Iraq's Bioweapons Not a Reason For War

In the months leading up to November's mid-term elections, the Bush Administration sought and received Congressional authorization to wage a pre-emptive war against Iraq. The United States has informed the United Nations that it will not hesitate to take unilateral action against Saddam Hussein, despite the fact that doing so would undermine the foundations of international law -- in particular, the UN Charter prohibition against unprovoked military aggression. A war against Iraq is certain to be costly and protracted, kill thousands of people, divert an estimated $200 billion dollars from crucial domestic social programs, threaten international security, and provoke further violence.

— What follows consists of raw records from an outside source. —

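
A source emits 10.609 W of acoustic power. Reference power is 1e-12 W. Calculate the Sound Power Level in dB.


Given values:
  W = 10.609 W
  W_ref = 1e-12 W
Formula: SWL = 10 * log10(W / W_ref)
Compute ratio: W / W_ref = 10609000000000
Compute log10: log10(10609000000000) = 13.025674
Multiply: SWL = 10 * 13.025674 = 130.26

130.26 dB


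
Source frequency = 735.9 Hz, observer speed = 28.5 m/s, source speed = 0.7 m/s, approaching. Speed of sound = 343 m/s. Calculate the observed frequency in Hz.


Given values:
  f_s = 735.9 Hz, v_o = 28.5 m/s, v_s = 0.7 m/s
  Direction: approaching
Formula: f_o = f_s * (c + v_o) / (c - v_s)
Numerator: c + v_o = 343 + 28.5 = 371.5
Denominator: c - v_s = 343 - 0.7 = 342.3
f_o = 735.9 * 371.5 / 342.3 = 798.68

798.68 Hz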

Much of the rhetoric calling for Saddam Hussein’s immediate removal has emphasized the threat of Iraq’s biological weapons to U.S. security, a claim the Administration has yet to substantiate. The Council for Responsible Genetics (CRG) is profoundly concerned that these premature claims are being used as justification for war. Several CIA officials, along with the former lead U.N. weapons inspector in Iraq, have expressed dismay at both the lack of information and the administration's attempt to quell all intelligence that does not support its political goals. Until United Nations investigators are allowed to examine Iraq's military infrastructure, we cannot presume that Saddam Hussein has either the ability to manufacture biological weapons or to use them effectively in the near future.

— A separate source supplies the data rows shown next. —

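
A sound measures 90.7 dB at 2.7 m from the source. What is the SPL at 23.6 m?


Given values:
  SPL1 = 90.7 dB, r1 = 2.7 m, r2 = 23.6 m
Formula: SPL2 = SPL1 - 20 * log10(r2 / r1)
Compute ratio: r2 / r1 = 23.6 / 2.7 = 8.7407
Compute log10: log10(8.7407) = 0.941546
Compute drop: 20 * 0.941546 = 18.8309
SPL2 = 90.7 - 18.8309 = 71.87

71.87 dB


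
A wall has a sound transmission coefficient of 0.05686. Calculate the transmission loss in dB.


Given values:
  tau = 0.05686
Formula: TL = 10 * log10(1 / tau)
Compute 1 / tau = 1 / 0.05686 = 17.5871
Compute log10(17.5871) = 1.245194
TL = 10 * 1.245194 = 12.45

12.45 dB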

Meanwhile, Congress plans to allocate $6 billion in new funding to the US biological defense program. The same projects that help us to understand and create vaccines against biological weapons are, actively and unintentionally, used for their development and deployment. Investigators have provided compelling evidence that the anthrax used in last fall's mail attacks came from military laboratories in the United States. It has also been revealed that thousands of citizens were exposed to biological weapons during testing on U.S. soil during the 1960's and 70's. Moreover, weapons derived from cultures of botulinum, brucella, and anthrax bacteria, supplied to Saddam Hussein by the American Type Culture Collection in the early 1980's, may now be used against our troops. All this points to one thing: biological warfare "defense" is a threat to our own citizens, as well as to potential enemy populations.

While disarming Iraq may be a necessary goal, it must be undertaken as part of a comprehensive International arms control policy. U.N. Security Council Resolution 687, which the current Administration has used to justify the disarmament of Saddam Hussein, calls on all states in the Middle East region, including Israel, to adhere to a ban on chemical and biological weapons, and to set up a regional nuclear-free zone. President Bush and his advisors have consistently ignored the scope of this resolution. Other decisions, including Bush’s rejection of the Biological Weapons Convention (BWC) -- a treaty created under the Nixon Administration, with 162 signatories, that bans the “development, production and stockpiling” of biological weapons -- have undermined America’s security and its authority to limit the spread of weapons of mass destruction.

For the last two decades, CRG has argued for an end to the development and use of biological weapons. The best solution to current and future security threats is a globally enforceable biological weapons regime that puts both the activities of all governments, including the United States, and of relevant private industries under close scrutiny. Since the line between offense and defense in this context is thin to non-existent, no loopholes should be justified it terms of “defense.”

The United States and other nations must improve systems of healthcare delivery and global disease surveillance if they are to respond effectively to potential biological weapons attacks. The ability to rapidly detect artificial disease outbreaks when they occur is crucial to the preparedness of our clinics and hospitals. But early warnings are difficult to catch. Under a health care system where medical treatment is a right, not an expensive privilege, people are more likely to contact their physicians at the first sign of sickness. This potential to safeguard biological security should add urgency to current discussion of healthcare reform.

Instead of advancing biological disarmament through international cooperation, the Bush administration has resorted to harmful and coercive unilateral measures. CRG therefore calls for the resumption of “full access” U.N. weapons inspections in Iraq, based on the French proposal that the U.S. return to the U.N. Security Council for further consultation if such inspections should fail to achieve disarmament. CRG also calls on the United States to ratify the verification and enforcement protocols of the BWC and extend the Convention to cover all genetic modification of biological agents for military purposes.